You can avoid a large symbolic expression string by modifying the model as:

from gekko import GEKKO
import numpy as np
import pandas as pd

n = 5000
df1 = pd.DataFrame({'responsiveness':np.random.rand(n),\
                    'affinity':np.random.rand(n),\
                    'cost':np.random.rand(n)})
print(df1.head())

#initialize model
m= GEKKO(remote=False)
m.options.SOLVER=1

#initialize variable
x =  np.array([m.Var(lb=0,ub=100,integer=True) for i in range(len(df1))])

#constraints
m.Equation(m.sum(list(x))<=30000)

#objective
responsiveness = df1['responsiveness'].values
affinity_score = df1['affinity'].values
cost           = df1['cost'].values
[m.Maximize(m.log(i) - k * j) \
    for i,j,k in zip((1+responsiveness * affinity_score * x),x,cost)]

#optimization
m.solve(disp=True)

m.open_folder()

This gives an underlying model of the following that does not increase in symbolic expression size with number of variables.

Model
Variables
    int_v1 = 0, <= 100, >= 0
    int_v2 = 0, <= 100, >= 0
    int_v3 = 0, <= 100, >= 0
    int_v4 = 0, <= 100, >= 0
    int_v5 = 0, <= 100, >= 0
    int_v6 = 0, <= 100, >= 0
    int_v7 = 0, <= 100, >= 0
    int_v8 = 0, <= 100, >= 0
    int_v9 = 0, <= 100, >= 0
    int_v10 = 0, <= 100, >= 0
    v11 = 0
End Variables
Equations
    v11<=30000
    maximize (log((1+((0.16283879947305288)*(int_v1))))-((0.365323493448101)*(int_v1)))
    maximize (log((1+((0.3509872155181691)*(int_v2))))-((0.12162206443479917)*(int_v2)))
    maximize (log((1+((0.20134572143617518)*(int_v3))))-((0.47137701674279087)*(int_v3)))
    maximize (log((1+((0.287818142242232)*(int_v4))))-((0.12042554857067544)*(int_v4)))
    maximize (log((1+((0.48997709502894166)*(int_v5))))-((0.21084485862098745)*(int_v5)))
    maximize (log((1+((0.6178277437136291)*(int_v6))))-((0.42602122419609056)*(int_v6)))
    maximize (log((1+((0.13033555293152563)*(int_v7))))-((0.8796057438355324)*(int_v7)))
    maximize (log((1+((0.5002025885707916)*(int_v8))))-((0.9703263879586648)*(int_v8)))
    maximize (log((1+((0.7095523321888202)*(int_v9))))-((0.8498606490337451)*(int_v9)))
    maximize (log((1+((0.6174815809937886)*(int_v10))))-((0.9390903075640681)*(int_v10)))
End Equations
Connections
    int_v1 = sum_1.x[1]
    int_v2 = sum_1.x[2]
    int_v3 = sum_1.x[3]
    int_v4 = sum_1.x[4]
    int_v5 = sum_1.x[5]
    int_v6 = sum_1.x[6]
    int_v7 = sum_1.x[7]
    int_v8 = sum_1.x[8]
    int_v9 = sum_1.x[9]
    int_v10 = sum_1.x[10]
    v11 = sum_1.y
End Connections
Objects
    sum_1 = sum(10)
End Objects

End Model

I fixed a bug in Gekko so you should be able to use m.Equation(m.sum(x)<=30000) on the next release of Gekko instead of converting x to a list. This modification now works for larger models that previously failed. I tested it with n=5000.

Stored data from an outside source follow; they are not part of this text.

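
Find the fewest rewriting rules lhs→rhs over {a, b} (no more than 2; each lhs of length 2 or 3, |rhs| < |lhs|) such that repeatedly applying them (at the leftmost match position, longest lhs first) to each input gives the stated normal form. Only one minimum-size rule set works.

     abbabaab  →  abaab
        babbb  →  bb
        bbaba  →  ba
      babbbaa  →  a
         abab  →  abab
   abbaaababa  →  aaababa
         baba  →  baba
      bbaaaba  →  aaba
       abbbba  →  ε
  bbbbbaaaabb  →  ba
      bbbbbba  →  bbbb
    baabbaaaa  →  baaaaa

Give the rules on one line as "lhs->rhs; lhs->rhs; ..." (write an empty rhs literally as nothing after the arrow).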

 Number of state variables:           5002
 Number of total equations: -            2
 Number of slack variables: -            1
 ---------------------------------------
 Degrees of freedom       :           4999
 
 ----------------------------------------------
 Steady State Optimization with APOPT Solver
 ----------------------------------------------
Iter:     1 I:  0 Tm:    313.38 NLPi:   14 Dpth:    0 Lvs:    3 Obj: -6.05E+02 Gap:       NaN
--Integer Solution:  -6.01E+02 Lowest Leaf:  -6.05E+02 Gap:   6.60E-03
Iter:     2 I:  0 Tm:      0.06 NLPi:    2 Dpth:    1 Lvs:    3 Obj: -6.01E+02 Gap:  6.60E-03
 Successful solution
 
 ---------------------------------------------------
 Solver         :  APOPT (v1.0)
 Solution time  :    313.461699999985      sec
 Objective      :   -600.648283994940     
 Successful solution
 ---------------------------------------------------

The solution time increases to 313.46 sec. There is also more processing time to compile the model. You may want to start with smaller models and check how much it will increase the computational time. I also recommend that you use remote=False to solve locally instead of on the remote server.

Integer optimization problems can take exponentially longer with more variables so you'll want to ensure that you aren't starting a problem that will require 30 years to complete. A good way to check this is solve successively larger problems to get an idea of the scale-up.